A Man Lies Dreaming: paperback publication day
By Anne Perry
Posted on March 12, 2015 in Books, News with tags Lavie Tidhar
To celebrate the publication of A Man Lies Dreaming in paperback, we look back at Lavie Tidhar’s three loosely-related novels of the twentieth century – Osama, The Violent Century and A Man Lies Dreaming. What do these novels have in common, and what are they saying about the blood-soaked hundred years that kicked off in 1914? Is there any hope for us?
Lavie Tidhar is an inconoclastic writer of the rarest sort: he tackles subjects so difficult they’re almost impossible to write about – terrorism, world war, the Holocaust – without resorting to the saccharine or the maudlin. Using an unmistakably 20th century style, the structure and the language of film noir and pulp fiction, Tidhar digs into the meat behind the answers to impossible questions. In Osama (2011), his World Fantasy Award-winning novel, Tidhar created a world where 9/11 is one event of many in a long-running series of pulp novels starring the vigilante Osama Bin Laden, allowing Tdihar to question not only our modern relatinship with terror and terrorism, but with guilt and survival. What does it mean to have lived through the 9/11 bombings and the subsequent war on terror – not just for the politicians, the soldiers and the surviors but for all of us, scattered about the fringes of unimaginable tragedy but no less affected by it?
Tidhar raises the stakes with The Violent Century (2013), his stripped-down noir reimaging of the bloody 20th century.

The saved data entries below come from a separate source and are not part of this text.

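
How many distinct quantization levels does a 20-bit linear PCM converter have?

1,048,576 levels

2^20 = 1,048,576.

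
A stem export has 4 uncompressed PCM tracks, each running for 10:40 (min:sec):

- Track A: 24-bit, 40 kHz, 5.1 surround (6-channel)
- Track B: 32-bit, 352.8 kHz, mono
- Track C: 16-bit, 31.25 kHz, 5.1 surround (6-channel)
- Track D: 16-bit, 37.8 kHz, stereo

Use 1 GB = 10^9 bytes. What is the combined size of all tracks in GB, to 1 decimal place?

10:40 (min:sec) = 640 s.
Track A: 40,000 × 640 × 3 × 6 = 460,800,000 bytes.
Track B: 352,800 × 640 × 4 × 1 = 903,168,000 bytes.
Track C: 31,250 × 640 × 2 × 6 = 240,000,000 bytes.
Track D: 37,800 × 640 × 2 × 2 = 96,768,000 bytes.
Total = 1,700,736,000 bytes = 1.7 GB.

1.7 GB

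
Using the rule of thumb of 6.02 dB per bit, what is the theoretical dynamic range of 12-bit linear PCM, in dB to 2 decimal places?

12 × 6.02 = 72.24 dB.

72.24 dB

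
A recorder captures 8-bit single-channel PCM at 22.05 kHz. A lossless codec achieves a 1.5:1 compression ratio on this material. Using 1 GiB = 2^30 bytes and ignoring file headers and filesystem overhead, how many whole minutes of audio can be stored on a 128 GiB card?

155,826 minutes

Uncompressed byte rate = 22,050 × 1 × 1 = 22,050 bytes/s.
After 1.5:1 compression, effective rate ≈ 14700 bytes/s.
Capacity = 128 × 1,073,741,824 = 137,438,953,472 bytes.
137,438,953,472 / effective rate ≈ 9349588.67 s → 155,826 minutes.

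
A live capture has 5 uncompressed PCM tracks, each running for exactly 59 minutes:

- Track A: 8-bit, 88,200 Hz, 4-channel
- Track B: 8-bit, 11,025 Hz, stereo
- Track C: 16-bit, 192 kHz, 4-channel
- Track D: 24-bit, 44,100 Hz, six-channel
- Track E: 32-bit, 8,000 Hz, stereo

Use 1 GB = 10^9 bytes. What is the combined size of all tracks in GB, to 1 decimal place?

exactly 59 minutes = 3,540 s.
Track A: 88,200 × 3,540 × 1 × 4 = 1,248,912,000 bytes.
Track B: 11,025 × 3,540 × 1 × 2 = 78,057,000 bytes.
Track C: 192,000 × 3,540 × 2 × 4 = 5,437,440,000 bytes.
Track D: 44,100 × 3,540 × 3 × 6 = 2,810,052,000 bytes.
Track E: 8,000 × 3,540 × 4 × 2 = 226,560,000 bytes.
Total = 9,801,021,000 bytes = 9.8 GB.

9.8 GB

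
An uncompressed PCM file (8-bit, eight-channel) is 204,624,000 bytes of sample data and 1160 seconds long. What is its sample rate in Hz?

Bytes = sample_rate × seconds × bytes_per_sample × channels.
sample_rate = 204,624,000 / (1,160 × 1 × 8) = 204,624,000 / 9,280 = 22,050 Hz.

22,050 Hz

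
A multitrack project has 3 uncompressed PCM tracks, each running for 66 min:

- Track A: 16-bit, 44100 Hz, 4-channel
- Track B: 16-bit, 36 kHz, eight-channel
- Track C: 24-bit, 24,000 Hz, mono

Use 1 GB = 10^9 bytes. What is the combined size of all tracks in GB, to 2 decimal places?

66 min = 3,960 s.
Track A: 44,100 × 3,960 × 2 × 4 = 1,397,088,000 bytes.
Track B: 36,000 × 3,960 × 2 × 8 = 2,280,960,000 bytes.
Track C: 24,000 × 3,960 × 3 × 1 = 285,120,000 bytes.
Total = 3,963,168,000 bytes = 3.96 GB.

3.96 GB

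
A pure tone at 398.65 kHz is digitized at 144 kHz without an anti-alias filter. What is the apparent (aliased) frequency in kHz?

33.35 kHz

Nyquist = 144,000/2 = 72,000 Hz; 398,650 Hz exceeds it.
Alias = |398,650 − 3×144,000| = |398,650 − 432,000| = 33,350 Hz = 33.35 kHz.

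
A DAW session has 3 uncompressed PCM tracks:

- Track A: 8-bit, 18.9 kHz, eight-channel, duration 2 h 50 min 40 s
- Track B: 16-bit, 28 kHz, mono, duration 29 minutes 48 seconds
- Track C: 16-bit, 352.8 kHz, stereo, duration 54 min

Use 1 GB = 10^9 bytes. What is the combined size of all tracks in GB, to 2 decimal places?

Track A: 2 h 50 min 40 s = 10,240 s; 18,900 × 10,240 × 1 × 8 = 1,548,288,000 bytes.
Track B: 29 minutes 48 seconds = 1,788 s; 28,000 × 1,788 × 2 × 1 = 100,128,000 bytes.
Track C: 54 min = 3,240 s; 352,800 × 3,240 × 2 × 2 = 4,572,288,000 bytes.
Total = 6,220,704,000 bytes = 6.22 GB.

6.22 GB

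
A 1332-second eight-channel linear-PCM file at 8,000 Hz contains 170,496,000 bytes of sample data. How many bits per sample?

Bytes per sample = 170,496,000 / (8,000 × 1,332 × 8) = 170,496,000 / 85,248,000 = 2.
Bit depth = 2 × 8 = 16 bits.

16 bits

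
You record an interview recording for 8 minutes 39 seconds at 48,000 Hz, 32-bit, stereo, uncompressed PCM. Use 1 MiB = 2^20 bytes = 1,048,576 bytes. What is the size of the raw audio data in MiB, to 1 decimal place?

Duration = 8 minutes 39 seconds = 519 s.
Bytes = 48,000 samples/s × 519 s × 4 bytes/sample × 2 ch = 199,296,000 bytes.
199,296,000 / 1,048,576 = 190.1 MiB.

190.1 MiB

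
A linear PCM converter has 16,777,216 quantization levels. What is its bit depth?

log2(16,777,216) = 24.

24 bits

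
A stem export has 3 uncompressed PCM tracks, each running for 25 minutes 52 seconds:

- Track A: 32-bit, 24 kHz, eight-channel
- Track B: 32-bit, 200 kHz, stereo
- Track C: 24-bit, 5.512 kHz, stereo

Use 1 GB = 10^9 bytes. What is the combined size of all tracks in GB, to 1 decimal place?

3.7 GB

25 minutes 52 seconds = 1,552 s.
Track A: 24,000 × 1,552 × 4 × 8 = 1,191,936,000 bytes.
Track B: 200,000 × 1,552 × 4 × 2 = 2,483,200,000 bytes.
Track C: 5,512 × 1,552 × 3 × 2 = 51,327,744 bytes.
Total = 3,726,463,744 bytes = 3.7 GB.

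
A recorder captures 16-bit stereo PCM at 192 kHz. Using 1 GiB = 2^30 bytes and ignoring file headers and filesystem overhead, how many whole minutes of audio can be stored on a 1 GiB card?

Uncompressed byte rate = 192,000 × 2 × 2 = 768,000 bytes/s.
Capacity = 1 × 1,073,741,824 = 1,073,741,824 bytes.
1,073,741,824 / 768,000 ≈ 1398.1 s → 23 minutes.

23 minutes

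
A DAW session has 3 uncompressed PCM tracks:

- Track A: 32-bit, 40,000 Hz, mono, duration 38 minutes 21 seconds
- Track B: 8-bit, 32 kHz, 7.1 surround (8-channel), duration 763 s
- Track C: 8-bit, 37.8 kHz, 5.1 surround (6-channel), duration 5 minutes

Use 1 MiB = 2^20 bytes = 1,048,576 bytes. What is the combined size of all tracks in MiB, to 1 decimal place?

602.3 MiB

Track A: 38 minutes 21 seconds = 2,301 s; 40,000 × 2,301 × 4 × 1 = 368,160,000 bytes.
Track B: 32,000 × 763 × 1 × 8 = 195,328,000 bytes.
Track C: 5 minutes = 300 s; 37,800 × 300 × 1 × 6 = 68,040,000 bytes.
Total = 631,528,000 bytes = 602.3 MiB.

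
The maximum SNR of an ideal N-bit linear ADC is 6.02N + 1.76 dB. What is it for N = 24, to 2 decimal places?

146.24 dB

6.02 × 24 + 1.76 = 146.24 dB.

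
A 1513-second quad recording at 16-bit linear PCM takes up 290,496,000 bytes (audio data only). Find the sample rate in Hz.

24,000 Hz

Bytes = sample_rate × seconds × bytes_per_sample × channels.
sample_rate = 290,496,000 / (1,513 × 2 × 4) = 290,496,000 / 12,104 = 24,000 Hz.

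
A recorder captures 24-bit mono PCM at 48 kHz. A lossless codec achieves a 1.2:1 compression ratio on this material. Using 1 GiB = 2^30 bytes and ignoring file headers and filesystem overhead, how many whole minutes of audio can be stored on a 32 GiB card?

4,772 minutes

Uncompressed byte rate = 48,000 × 3 × 1 = 144,000 bytes/s.
After 1.2:1 compression, effective rate ≈ 120000 bytes/s.
Capacity = 32 × 1,073,741,824 = 34,359,738,368 bytes.
34,359,738,368 / effective rate ≈ 286331.15 s → 4,772 minutes.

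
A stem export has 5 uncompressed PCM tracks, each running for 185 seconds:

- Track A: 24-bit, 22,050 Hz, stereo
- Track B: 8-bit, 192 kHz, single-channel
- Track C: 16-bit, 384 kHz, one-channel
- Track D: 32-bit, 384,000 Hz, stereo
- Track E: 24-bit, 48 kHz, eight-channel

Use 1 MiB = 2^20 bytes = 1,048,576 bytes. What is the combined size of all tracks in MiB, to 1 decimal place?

938.0 MiB

Track A: 22,050 × 185 × 3 × 2 = 24,475,500 bytes.
Track B: 192,000 × 185 × 1 × 1 = 35,520,000 bytes.
Track C: 384,000 × 185 × 2 × 1 = 142,080,000 bytes.
Track D: 384,000 × 185 × 4 × 2 = 568,320,000 bytes.
Track E: 48,000 × 185 × 3 × 8 = 213,120,000 bytes.
Total = 983,515,500 bytes = 938.0 MiB.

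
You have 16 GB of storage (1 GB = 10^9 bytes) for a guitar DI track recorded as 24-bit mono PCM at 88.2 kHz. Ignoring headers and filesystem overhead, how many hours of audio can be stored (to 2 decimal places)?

16.80 hours

Uncompressed byte rate = 88,200 × 3 × 1 = 264,600 bytes/s.
Capacity = 16 × 1,000,000,000 = 16,000,000,000 bytes.
16,000,000,000 / 264,600 ≈ 60468.63 s → 16.80 hours.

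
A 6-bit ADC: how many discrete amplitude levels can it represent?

64 levels

2^6 = 64.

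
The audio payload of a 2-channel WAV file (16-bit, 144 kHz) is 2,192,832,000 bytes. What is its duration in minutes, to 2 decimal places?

Byte rate = 144,000 × 2 × 2 = 576,000 bytes/s.
Duration = 2,192,832,000 / 576,000 = 3,807 s.
3,807 s / 60 = 63.45 minutes.

63.45 minutes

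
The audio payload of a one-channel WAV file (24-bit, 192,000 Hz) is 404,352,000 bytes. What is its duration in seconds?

Byte rate = 192,000 × 3 × 1 = 576,000 bytes/s.
Duration = 404,352,000 / 576,000 = 702 s.

702 seconds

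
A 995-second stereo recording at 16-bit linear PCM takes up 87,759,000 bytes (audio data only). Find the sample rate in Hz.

22,050 Hz

Bytes = sample_rate × seconds × bytes_per_sample × channels.
sample_rate = 87,759,000 / (995 × 2 × 2) = 87,759,000 / 3,980 = 22,050 Hz.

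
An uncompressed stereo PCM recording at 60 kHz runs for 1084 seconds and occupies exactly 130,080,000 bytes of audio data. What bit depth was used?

8 bits

Bytes per sample = 130,080,000 / (60,000 × 1,084 × 2) = 130,080,000 / 130,080,000 = 1.
Bit depth = 1 × 8 = 8 bits.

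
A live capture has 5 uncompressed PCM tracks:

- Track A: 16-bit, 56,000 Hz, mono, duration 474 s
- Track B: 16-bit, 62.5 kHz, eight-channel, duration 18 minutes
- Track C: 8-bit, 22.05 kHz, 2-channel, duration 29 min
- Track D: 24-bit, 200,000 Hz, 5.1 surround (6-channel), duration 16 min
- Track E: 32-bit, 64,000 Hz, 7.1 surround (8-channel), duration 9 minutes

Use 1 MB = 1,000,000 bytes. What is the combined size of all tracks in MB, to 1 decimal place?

5771.7 MB

Track A: 56,000 × 474 × 2 × 1 = 53,088,000 bytes.
Track B: 18 minutes = 1,080 s; 62,500 × 1,080 × 2 × 8 = 1,080,000,000 bytes.
Track C: 29 min = 1,740 s; 22,050 × 1,740 × 1 × 2 = 76,734,000 bytes.
Track D: 16 min = 960 s; 200,000 × 960 × 3 × 6 = 3,456,000,000 bytes.
Track E: 9 minutes = 540 s; 64,000 × 540 × 4 × 8 = 1,105,920,000 bytes.
Total = 5,771,742,000 bytes = 5771.7 MB.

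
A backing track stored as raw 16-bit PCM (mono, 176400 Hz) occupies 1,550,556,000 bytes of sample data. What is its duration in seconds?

Byte rate = 176,400 × 2 × 1 = 352,800 bytes/s.
Duration = 1,550,556,000 / 352,800 = 4,395 s.

4,395 seconds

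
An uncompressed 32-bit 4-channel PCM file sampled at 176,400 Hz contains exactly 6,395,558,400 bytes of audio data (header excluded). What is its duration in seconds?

Byte rate = 176,400 × 4 × 4 = 2,822,400 bytes/s.
Duration = 6,395,558,400 / 2,822,400 = 2,266 s.

2,266 seconds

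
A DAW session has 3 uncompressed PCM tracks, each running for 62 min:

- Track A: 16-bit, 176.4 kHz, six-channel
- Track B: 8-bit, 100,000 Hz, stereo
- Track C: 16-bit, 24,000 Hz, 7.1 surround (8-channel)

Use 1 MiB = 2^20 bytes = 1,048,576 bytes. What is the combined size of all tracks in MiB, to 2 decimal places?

62 min = 3,720 s.
Track A: 176,400 × 3,720 × 2 × 6 = 7,874,496,000 bytes.
Track B: 100,000 × 3,720 × 1 × 2 = 744,000,000 bytes.
Track C: 24,000 × 3,720 × 2 × 8 = 1,428,480,000 bytes.
Total = 10,046,976,000 bytes = 9581.54 MiB.

9581.54 MiB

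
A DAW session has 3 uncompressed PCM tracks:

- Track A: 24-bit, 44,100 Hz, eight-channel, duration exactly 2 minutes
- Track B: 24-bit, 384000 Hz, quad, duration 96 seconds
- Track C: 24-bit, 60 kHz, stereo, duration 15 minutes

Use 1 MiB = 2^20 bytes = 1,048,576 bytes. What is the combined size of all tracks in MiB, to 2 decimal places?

Track A: exactly 2 minutes = 120 s; 44,100 × 120 × 3 × 8 = 127,008,000 bytes.
Track B: 384,000 × 96 × 3 × 4 = 442,368,000 bytes.
Track C: 15 minutes = 900 s; 60,000 × 900 × 3 × 2 = 324,000,000 bytes.
Total = 893,376,000 bytes = 851.99 MiB.

851.99 MiB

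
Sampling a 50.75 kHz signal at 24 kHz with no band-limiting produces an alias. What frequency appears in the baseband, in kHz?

Nyquist = 24,000/2 = 12,000 Hz; 50,750 Hz exceeds it.
Alias = |50,750 − 2×24,000| = |50,750 − 48,000| = 2,750 Hz = 2.75 kHz.

2.75 kHz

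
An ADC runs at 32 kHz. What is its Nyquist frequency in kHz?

16 kHz

Nyquist frequency = sample rate / 2 = 32,000 / 2 = 16 kHz.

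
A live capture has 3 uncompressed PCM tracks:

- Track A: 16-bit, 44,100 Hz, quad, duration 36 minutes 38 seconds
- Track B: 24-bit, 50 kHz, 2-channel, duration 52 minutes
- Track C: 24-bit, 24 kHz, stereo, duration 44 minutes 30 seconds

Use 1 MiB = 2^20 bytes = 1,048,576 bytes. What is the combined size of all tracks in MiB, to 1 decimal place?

1998.8 MiB

Track A: 36 minutes 38 seconds = 2,198 s; 44,100 × 2,198 × 2 × 4 = 775,454,400 bytes.
Track B: 52 minutes = 3,120 s; 50,000 × 3,120 × 3 × 2 = 936,000,000 bytes.
Track C: 44 minutes 30 seconds = 2,670 s; 24,000 × 2,670 × 3 × 2 = 384,480,000 bytes.
Total = 2,095,934,400 bytes = 1998.8 MiB.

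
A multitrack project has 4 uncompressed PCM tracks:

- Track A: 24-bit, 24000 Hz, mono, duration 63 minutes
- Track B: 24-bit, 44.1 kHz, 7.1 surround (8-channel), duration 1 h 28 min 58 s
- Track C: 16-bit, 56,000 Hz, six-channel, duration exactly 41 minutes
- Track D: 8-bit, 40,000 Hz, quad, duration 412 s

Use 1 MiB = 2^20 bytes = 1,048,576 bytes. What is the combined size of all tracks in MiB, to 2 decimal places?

Track A: 63 minutes = 3,780 s; 24,000 × 3,780 × 3 × 1 = 272,160,000 bytes.
Track B: 1 h 28 min 58 s = 5,338 s; 44,100 × 5,338 × 3 × 8 = 5,649,739,200 bytes.
Track C: exactly 41 minutes = 2,460 s; 56,000 × 2,460 × 2 × 6 = 1,653,120,000 bytes.
Track D: 40,000 × 412 × 1 × 4 = 65,920,000 bytes.
Total = 7,640,939,200 bytes = 7286.97 MiB.

7286.97 MiB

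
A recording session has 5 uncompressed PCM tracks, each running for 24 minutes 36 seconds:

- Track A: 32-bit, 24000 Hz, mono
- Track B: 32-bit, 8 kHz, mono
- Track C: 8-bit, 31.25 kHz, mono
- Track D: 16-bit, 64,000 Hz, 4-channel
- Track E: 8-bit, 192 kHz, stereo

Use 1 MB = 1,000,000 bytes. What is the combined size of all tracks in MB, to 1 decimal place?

1557.5 MB

24 minutes 36 seconds = 1,476 s.
Track A: 24,000 × 1,476 × 4 × 1 = 141,696,000 bytes.
Track B: 8,000 × 1,476 × 4 × 1 = 47,232,000 bytes.
Track C: 31,250 × 1,476 × 1 × 1 = 46,125,000 bytes.
Track D: 64,000 × 1,476 × 2 × 4 = 755,712,000 bytes.
Track E: 192,000 × 1,476 × 1 × 2 = 566,784,000 bytes.
Total = 1,557,549,000 bytes = 1557.5 MB.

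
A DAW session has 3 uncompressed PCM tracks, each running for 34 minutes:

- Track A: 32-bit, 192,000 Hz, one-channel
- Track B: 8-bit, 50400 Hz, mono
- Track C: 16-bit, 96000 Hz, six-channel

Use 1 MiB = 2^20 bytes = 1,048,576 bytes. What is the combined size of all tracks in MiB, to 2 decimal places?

3833.40 MiB

34 minutes = 2,040 s.
Track A: 192,000 × 2,040 × 4 × 1 = 1,566,720,000 bytes.
Track B: 50,400 × 2,040 × 1 × 1 = 102,816,000 bytes.
Track C: 96,000 × 2,040 × 2 × 6 = 2,350,080,000 bytes.
Total = 4,019,616,000 bytes = 3833.40 MiB.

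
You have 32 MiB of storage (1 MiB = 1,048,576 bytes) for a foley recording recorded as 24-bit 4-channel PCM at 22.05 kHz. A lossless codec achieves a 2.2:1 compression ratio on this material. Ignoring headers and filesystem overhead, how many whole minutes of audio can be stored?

Uncompressed byte rate = 22,050 × 3 × 4 = 264,600 bytes/s.
After 2.2:1 compression, effective rate ≈ 120272.73 bytes/s.
Capacity = 32 × 1,048,576 = 33,554,432 bytes.
33,554,432 / effective rate ≈ 278.99 s → 4 minutes.

4 minutes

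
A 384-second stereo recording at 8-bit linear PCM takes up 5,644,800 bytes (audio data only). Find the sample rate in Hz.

7,350 Hz

Bytes = sample_rate × seconds × bytes_per_sample × channels.
sample_rate = 5,644,800 / (384 × 1 × 2) = 5,644,800 / 768 = 7,350 Hz.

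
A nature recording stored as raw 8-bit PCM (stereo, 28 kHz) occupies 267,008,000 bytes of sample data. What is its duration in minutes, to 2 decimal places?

79.47 minutes

Byte rate = 28,000 × 1 × 2 = 56,000 bytes/s.
Duration = 267,008,000 / 56,000 = 4,768 s.
4,768 s / 60 = 79.47 minutes.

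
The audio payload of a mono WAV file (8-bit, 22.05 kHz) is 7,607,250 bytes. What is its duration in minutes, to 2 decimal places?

Byte rate = 22,050 × 1 × 1 = 22,050 bytes/s.
Duration = 7,607,250 / 22,050 = 345 s.
345 s / 60 = 5.75 minutes.

5.75 minutes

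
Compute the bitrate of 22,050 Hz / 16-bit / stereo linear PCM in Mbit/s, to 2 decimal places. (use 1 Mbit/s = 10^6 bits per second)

Bit rate = 22,050 × 16 × 2 = 705,600 bits/s.
= 0.71 Mbit/s.

0.71 Mbit/s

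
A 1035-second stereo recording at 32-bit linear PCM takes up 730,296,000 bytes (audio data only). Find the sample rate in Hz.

Bytes = sample_rate × seconds × bytes_per_sample × channels.
sample_rate = 730,296,000 / (1,035 × 4 × 2) = 730,296,000 / 8,280 = 88,200 Hz.

88,200 Hz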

There, the question repeated over and over again was this: what makes a hero? Tidhar pulls the question apart and uses not just noir and pulp to answer it, but that other uniquely 20th century invention, the superhero comic. The Violent Century features a world much like our own but with a single, key difference: a few men and women who, by virtue of an experiment gone wrong, are gifted (or cursed) with phenomenal powers and near-immortality. How would the wars and tragedies of the last century have been any different, if superheroes were real and walking amongst us, he asked. Would things have been any different at all?
With A Man Lies Dreaming, (2014), Tidhar brings his investigation of the last century to a head. A Man Lies Dreaming is two stories about two men. The first is Wolf, a German refugee, once a powerful, charismatic leader, now forced out of his country and living in squalor in 1930s London as a low-rent PI. He’s a hateful, hate-filled monster, articulate and charismatic and burning with thwarted ambition and bitter resentment. Drawn into a set of interrelated investigations – the search for a missing woman, an assassination plot, and a series of brutal murders, among others – Wolf naivigates a filthy, stinking city on the verge of a fascist revolution.
But A Man Lies Dreaming isn’t just Wolf’s story. Indeed, it may not be Wolf’s story at all. Framing the novel are a series of stark vignettes set in the mind of a man named Shomer. Once a writer of Yiddish pulp fiction, Shomer is now a prisoner at Auschwitz. Stripped of his freedom, friends, family, his health and his dignity, Shomer takes refuge in the one thing the Nazis can’t take from him: his storytelling. To what degree Wolf is a figment of Shomer’s imagination and his only chance at revenge and redemption is a question left to the reader to decide.
A Man Lies Dreaming is not an easy book, nor should it be. It forces its readers to revisit and reconsider some of the most horrific moments of the last century, and demands its audience spend time inside the mind of one of the most reviled men in history. It’s a bleak, disruptive masterpiece about power, ambition, violence and death. But, like all Tidhar’s work, it is not without hope. If there is one thing that unifies Tidhar’s novels, it’s an unfailing faith in the power of love – the love of friends, of lovers, and of parents. We are such terribly delicate, fallible creatures, Tidhar suggests, but as long as we can love each other, we just might make it through to the end.
A Man Lies Dreaming publishes in paperback today.